Float>>testPrintOn: is an old "test" method which should have been 
removed; it was only there to test accuracy of printing the mantissa; the 
exponent is not printed correctly.  Instead, you should use the standard 
printing routines found in the "printing" category:

     printOn:base:
     absPrintExactlyOn:base:

(absPrintExactlyOn:base will print a Float "exactly" such that the 
printed representation, when read back in, matches bit-for-bit the 
original number.  It is quite a bit slower than printOn:base:, though).

The other methods found in Float's "private" category are deprecated, and 
should probably be removed as well.


>    (1 - (self radix raisedTo: self precision negated))
>        * (self radix raisedTo: self emax)                <- added parens
>
>I never fully understood how this calculation worked.  I think it produces
>the maximum fraction multiplied by the maximum exponent.  How it produces
>the maximum fraction has me stumped.

Yes, this is what it does (or attempts to do, anyway): "raisedTo:" is 
somewhat imprecise, and the final result is off by a few bits.  Also, 
looking at the calculation more closely, it's not designed very well.  
(2.0 raisedToInteger: 1024) produces Infinity which ruins the rest of the 
calculation.  I think the best way to do this would be:

(2.0 - (self radix raisedToInteger: (self precision - 1) negated))
     * (self radix raisedToInteger: self emax)

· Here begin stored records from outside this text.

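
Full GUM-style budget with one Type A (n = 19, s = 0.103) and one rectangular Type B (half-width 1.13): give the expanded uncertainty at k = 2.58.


u_A = s / sqrt(n) = 0.103 / sqrt(19) = 0.023629821
u_B = half_width / sqrt(3) = 1.13 / sqrt(3) = 0.6524058
uc = sqrt(u_A^2 + u_B^2) = sqrt(0.023629821^2 + 0.6524058^2) = 0.65283359
U = k * uc = 2.58 * 0.65283359
U = 1.6843

1.6843


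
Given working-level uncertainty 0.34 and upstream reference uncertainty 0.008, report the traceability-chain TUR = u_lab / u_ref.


TUR = u_lab / u_ref
= 0.34 / 0.008
= 42.5000

42.5000


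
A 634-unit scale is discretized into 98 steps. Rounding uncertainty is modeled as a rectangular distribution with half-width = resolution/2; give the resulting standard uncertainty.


resolution = range / divisions
resolution = 634 / 98 = 6.4693878
u_res = resolution / (2*sqrt(3))
u_res = 6.4693878 / 3.4641016
u_res = 1.8676

1.8676


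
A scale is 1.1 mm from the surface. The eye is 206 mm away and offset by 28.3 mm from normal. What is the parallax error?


error = h * offset / d
= 1.1 * 28.3 / 206
= 0.1511

0.1511


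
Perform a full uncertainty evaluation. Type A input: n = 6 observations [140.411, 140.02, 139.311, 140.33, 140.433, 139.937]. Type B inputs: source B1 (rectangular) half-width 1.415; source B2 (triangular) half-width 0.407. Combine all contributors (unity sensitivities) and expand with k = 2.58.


mean = (140.411 + 140.02 + 139.311 + 140.33 + 140.433 + 139.937) / 6 = 140.0736667
s = sqrt(sum((x - mean)^2)/(n-1)) = 0.42704551
u_A = s / sqrt(n) = 0.42704551 / sqrt(6) = 0.1743406
u_B1 = 1.415 / sqrt(3) = 0.81695063
u_B2 = 0.407 / sqrt(6) = 0.16615705
uc = sqrt(0.1743406^2 + 0.81695063^2 + 0.16615705^2) = 0.85171071
U = k * uc = 2.58 * 0.85171071
U = 2.1974

2.1974


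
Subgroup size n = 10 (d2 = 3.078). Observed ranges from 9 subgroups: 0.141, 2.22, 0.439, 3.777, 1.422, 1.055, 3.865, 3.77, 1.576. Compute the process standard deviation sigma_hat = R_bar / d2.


R_bar = (0.141 + 2.22 + 0.439 + 3.777 + 1.422 + 1.055 + 3.865 + 3.77 + 1.576) / 9
R_bar = 18.265 / 9 = 2.0294444
sigma_hat = R_bar / d2 = 2.0294444 / 3.078 = 0.6593

0.6593


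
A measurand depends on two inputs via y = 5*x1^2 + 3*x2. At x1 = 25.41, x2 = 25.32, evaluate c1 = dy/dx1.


y = 5*x1^2 + 3*x2
dy/dx1 = 2*5*x1
Evaluate at x1 = 25.41: c1 = 10 * 25.41
c1 = 254.1000

254.1000


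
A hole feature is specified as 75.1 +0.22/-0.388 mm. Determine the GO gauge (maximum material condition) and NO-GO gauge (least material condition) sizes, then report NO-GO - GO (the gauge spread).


GO = nominal - lower_tol (smallest hole = maximum material condition)
GO = 75.1 - 0.388 = 74.712
NO-GO = nominal + upper_tol (largest hole = least material condition)
NO-GO = 75.1 + 0.22 = 75.32
spread = NO-GO - GO = 75.32 - 74.712 = 0.6080

0.6080


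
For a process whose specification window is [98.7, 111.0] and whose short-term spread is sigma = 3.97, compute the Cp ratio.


Cp = (USL - LSL) / (6 * sigma)
= (111.0 - 98.7) / (6 * 3.97)
= 12.3000 / 23.8200
= 0.5164

0.5164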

[where emax == 1023, not 1024]

This calculation is "overflow proof", and returns the correct value, down 
to the lsb.  It works by multiplying the largest significand (1.99999...) 
by the largest exponent (2 raisedToInteger: 1023).

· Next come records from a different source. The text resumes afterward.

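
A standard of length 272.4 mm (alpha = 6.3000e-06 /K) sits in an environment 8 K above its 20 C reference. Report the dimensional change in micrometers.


dL = L * alpha * dT
= 272.4 * 6.3000e-06 * 8
= 0.0137290 mm
dL_um = 0.0137290 * 1000 = 13.7290 um

13.7290


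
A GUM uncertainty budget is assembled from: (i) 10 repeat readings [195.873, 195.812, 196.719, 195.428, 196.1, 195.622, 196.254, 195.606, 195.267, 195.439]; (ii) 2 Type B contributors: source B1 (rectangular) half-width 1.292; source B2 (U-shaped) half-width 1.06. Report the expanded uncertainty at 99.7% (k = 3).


mean = (195.873 + 195.812 + 196.719 + 195.428 + 196.1 + 195.622 + 196.254 + 195.606 + 195.267 + 195.439) / 10 = 195.812
s = sqrt(sum((x - mean)^2)/(n-1)) = 0.44307311
u_A = s / sqrt(n) = 0.44307311 / sqrt(10) = 0.14011202
u_B1 = 1.292 / sqrt(3) = 0.74593655
u_B2 = 1.06 / sqrt(2) = 0.74953319
uc = sqrt(0.14011202^2 + 0.74593655^2 + 0.74953319^2) = 1.0667018
U = k * uc = 3 * 1.0667018
U = 3.2001

3.2001


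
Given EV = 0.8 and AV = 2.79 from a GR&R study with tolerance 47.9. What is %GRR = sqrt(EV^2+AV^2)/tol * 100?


GRR = sqrt(EV^2 + AV^2) = sqrt(0.8^2 + 2.79^2) = 2.90243
%GRR = GRR / tol * 100 = 2.90243 / 47.9 * 100
%GRR = 6.0594

6.0594


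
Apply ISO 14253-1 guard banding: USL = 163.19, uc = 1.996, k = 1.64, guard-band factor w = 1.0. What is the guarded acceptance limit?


U = k * uc = 1.64 * 1.996 = 3.27344
guard band g = w * U = 1.0 * 3.27344 = 3.27344
AL = USL - g = 163.19 - 3.27344
AL = 159.9166

159.9166


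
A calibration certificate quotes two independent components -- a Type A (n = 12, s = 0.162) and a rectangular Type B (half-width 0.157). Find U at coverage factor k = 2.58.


u_A = s / sqrt(n) = 0.162 / sqrt(12) = 0.046765372
u_B = half_width / sqrt(3) = 0.157 / sqrt(3) = 0.090643992
uc = sqrt(u_A^2 + u_B^2) = sqrt(0.046765372^2 + 0.090643992^2) = 0.10199673
U = k * uc = 2.58 * 0.10199673
U = 0.2632

0.2632


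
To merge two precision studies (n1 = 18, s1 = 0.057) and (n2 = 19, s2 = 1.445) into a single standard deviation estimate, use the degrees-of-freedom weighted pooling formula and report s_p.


s_p = sqrt(((n1-1)*s1^2 + (n2-1)*s2^2) / (n1+n2-2))
numerator = (18-1)*0.057^2 + (19-1)*1.445^2 = 0.055233 + 37.58445 = 37.639683
denominator = 18 + 19 - 2 = 35
s_p^2 = 37.639683 / 35 = 1.0754195
s_p = sqrt(1.0754195) = 1.0370

1.0370


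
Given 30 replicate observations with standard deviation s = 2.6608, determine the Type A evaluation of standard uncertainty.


u_A = s / sqrt(n)
u_A = 2.6608 / sqrt(30)
u_A = 2.6608 / 5.4772256
u_A = 0.4858

0.4858


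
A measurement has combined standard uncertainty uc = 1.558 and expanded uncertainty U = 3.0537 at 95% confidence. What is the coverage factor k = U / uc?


k = U / uc
k = 3.0537 / 1.558
k = 1.96

1.96


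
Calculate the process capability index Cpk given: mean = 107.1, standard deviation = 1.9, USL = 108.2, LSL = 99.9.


Cpu = (USL - mean) / (3*sigma) = (108.2 - 107.1) / (3*1.9) = 0.1930
Cpl = (mean - LSL) / (3*sigma) = (107.1 - 99.9) / (3*1.9) = 1.2632
Cpk = min(Cpu, Cpl) = 0.1930

0.1930


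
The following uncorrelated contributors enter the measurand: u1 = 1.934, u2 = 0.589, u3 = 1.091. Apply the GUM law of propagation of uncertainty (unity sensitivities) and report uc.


uc = sqrt(1.934^2 + 0.589^2 + 1.091^2)
uc = sqrt(5.277558)
uc = 2.2973

2.2973


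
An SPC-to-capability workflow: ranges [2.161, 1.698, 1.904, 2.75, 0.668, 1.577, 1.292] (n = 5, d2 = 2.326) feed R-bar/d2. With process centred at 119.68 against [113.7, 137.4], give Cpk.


R_bar = (2.161 + 1.698 + 1.904 + 2.75 + 0.668 + 1.577 + 1.292) / 7 = 1.7214286
sigma = R_bar / d2 = 1.7214286 / 2.326 = 0.74008108
Cp = (USL - LSL)/(6*sigma) = (137.4 - 113.7)/(6*0.74008108) = 5.3373
Cpu = (137.4 - 119.68)/(3*0.74008108) = 7.9811
Cpl = (119.68 - 113.7)/(3*0.74008108) = 2.6934
Cpk = min(Cpu, Cpl) = 2.6934

2.6934


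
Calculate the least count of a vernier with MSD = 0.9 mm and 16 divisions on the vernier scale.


LC = MSD / n_div
= 0.9 / 16
= 0.0563

0.0563


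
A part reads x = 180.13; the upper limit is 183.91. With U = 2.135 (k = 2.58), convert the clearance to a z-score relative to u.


u = U / k = 2.135 / 2.58 = 0.82751938
margin = |USL - x| = |183.91 - 180.13| = 3.78
z = margin / u = 3.78 / 0.82751938
z = 4.5679

4.5679


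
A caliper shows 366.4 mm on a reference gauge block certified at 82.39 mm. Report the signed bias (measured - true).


Systematic error = measured - true
= 366.4 - 82.39
= 284.0100

284.0100


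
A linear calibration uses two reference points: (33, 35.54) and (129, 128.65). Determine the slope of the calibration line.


slope = (y2 - y1) / (x2 - x1)
= (128.65 - 35.54) / (129 - 33)
= 93.1100 / 96
= 0.9699

0.9699


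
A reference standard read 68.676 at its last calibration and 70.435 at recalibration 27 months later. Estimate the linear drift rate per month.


rate = (v2 - v1) / months
= (70.435 - 68.676) / 27
= 1.7590 / 27
= 0.0651

0.0651


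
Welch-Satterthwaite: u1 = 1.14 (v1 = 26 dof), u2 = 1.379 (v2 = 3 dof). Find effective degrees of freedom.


uc = sqrt(u1^2 + u2^2) = sqrt(1.14^2 + 1.379^2) = 1.7892012
v_eff = uc^4 / (u1^4/v1 + u2^4/v2)
= 1.7892012^4 / (1.14^4/26 + 1.379^4/3)
= 10.247944 / 1.2703728
v_eff = 8.0669

8.0669


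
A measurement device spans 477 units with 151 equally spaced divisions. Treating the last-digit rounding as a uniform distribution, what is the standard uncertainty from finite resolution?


resolution = range / divisions
resolution = 477 / 151 = 3.1589404
u_res = resolution / (2*sqrt(3))
u_res = 3.1589404 / 3.4641016
u_res = 0.9119

0.9119


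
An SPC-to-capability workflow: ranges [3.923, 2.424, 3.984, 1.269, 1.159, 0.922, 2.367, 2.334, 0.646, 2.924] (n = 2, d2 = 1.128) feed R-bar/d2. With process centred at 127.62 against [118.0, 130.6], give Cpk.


R_bar = (3.923 + 2.424 + 3.984 + 1.269 + 1.159 + 0.922 + 2.367 + 2.334 + 0.646 + 2.924) / 10 = 2.1952
sigma = R_bar / d2 = 2.1952 / 1.128 = 1.9460993
Cp = (USL - LSL)/(6*sigma) = (130.6 - 118.0)/(6*1.9460993) = 1.0791
Cpu = (130.6 - 127.62)/(3*1.9460993) = 0.5104
Cpl = (127.62 - 118.0)/(3*1.9460993) = 1.6477
Cpk = min(Cpu, Cpl) = 0.5104

0.5104


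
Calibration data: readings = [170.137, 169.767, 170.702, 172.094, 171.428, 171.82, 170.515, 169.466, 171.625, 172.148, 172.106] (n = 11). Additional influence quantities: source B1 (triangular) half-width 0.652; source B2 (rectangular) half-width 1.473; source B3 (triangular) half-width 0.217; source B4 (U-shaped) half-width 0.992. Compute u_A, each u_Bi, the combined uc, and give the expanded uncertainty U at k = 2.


mean = (170.137 + 169.767 + 170.702 + 172.094 + 171.428 + 171.82 + 170.515 + 169.466 + 171.625 + 172.148 + 172.106) / 11 = 171.0734545
s = sqrt(sum((x - mean)^2)/(n-1)) = 0.9933316
u_A = s / sqrt(n) = 0.9933316 / sqrt(11) = 0.29950075
u_B1 = 0.652 / sqrt(6) = 0.26617789
u_B2 = 1.473 / sqrt(3) = 0.85043695
u_B3 = 0.217 / sqrt(6) = 0.088589879
u_B4 = 0.992 / sqrt(2) = 0.70144993
uc = sqrt(0.29950075^2 + 0.26617789^2 + 0.85043695^2 + 0.088589879^2 + 0.70144993^2) = 1.176297
U = k * uc = 2 * 1.176297
U = 2.3526

2.3526


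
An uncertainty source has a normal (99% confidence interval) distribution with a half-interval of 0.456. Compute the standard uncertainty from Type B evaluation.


u_B = half_width / 2.576
u_B = 0.456 / 2.576
u_B = 0.1770

0.1770


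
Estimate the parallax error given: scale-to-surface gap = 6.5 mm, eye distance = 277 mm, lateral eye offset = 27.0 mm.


error = h * offset / d
= 6.5 * 27.0 / 277
= 0.6336

0.6336


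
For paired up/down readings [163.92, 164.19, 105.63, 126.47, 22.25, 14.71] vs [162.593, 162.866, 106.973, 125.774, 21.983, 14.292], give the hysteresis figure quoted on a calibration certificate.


|163.92 - 162.593| = 1.3270
|164.19 - 162.866| = 1.3240
|105.63 - 106.973| = 1.3430
|126.47 - 125.774| = 0.6960
|22.25 - 21.983| = 0.2670
|14.71 - 14.292| = 0.4180
hysteresis = max(diffs) = 1.3430

1.3430


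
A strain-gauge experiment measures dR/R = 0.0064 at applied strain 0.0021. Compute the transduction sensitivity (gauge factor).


GF = (dR/R) / epsilon
= 0.0064 / 0.0021
= 3.0476

3.0476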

>Does Squeak uses denormalized floats, and if so, what indicates a float is
>denormalized and how does one create an instance of a Float that is
>denormalized?

Yes, since Squeak uses IEEE-754 representation for Floats, denorms are 
supported.
You shouldn't normally (no pun intended!) have to know if a Float is 
denormalized or not, unless you are really concerned about detecting 
gradual underflow and loss of precision.

Anyway, a Float is a denorm if it is less than (2.0 raisedToInteger: 
-1023).


>I thought it might be a good idea to include the following description of
>Float representation under an "Implementation" heading in the Float class
>comment.  Let me know if you disagree, or have suggestions to improve to
>format, or any other comments.

I think that simply specifying that the representation complies with 
IEEE-754 is sufficient: people who are interested in the implementation 
details likely know about 754 anyway (which is documented in many places 
on the web), and if all the details are listed, someone might think that 
it is done so because there is some sort of difference between that and 
IEEE-754.



     -- tim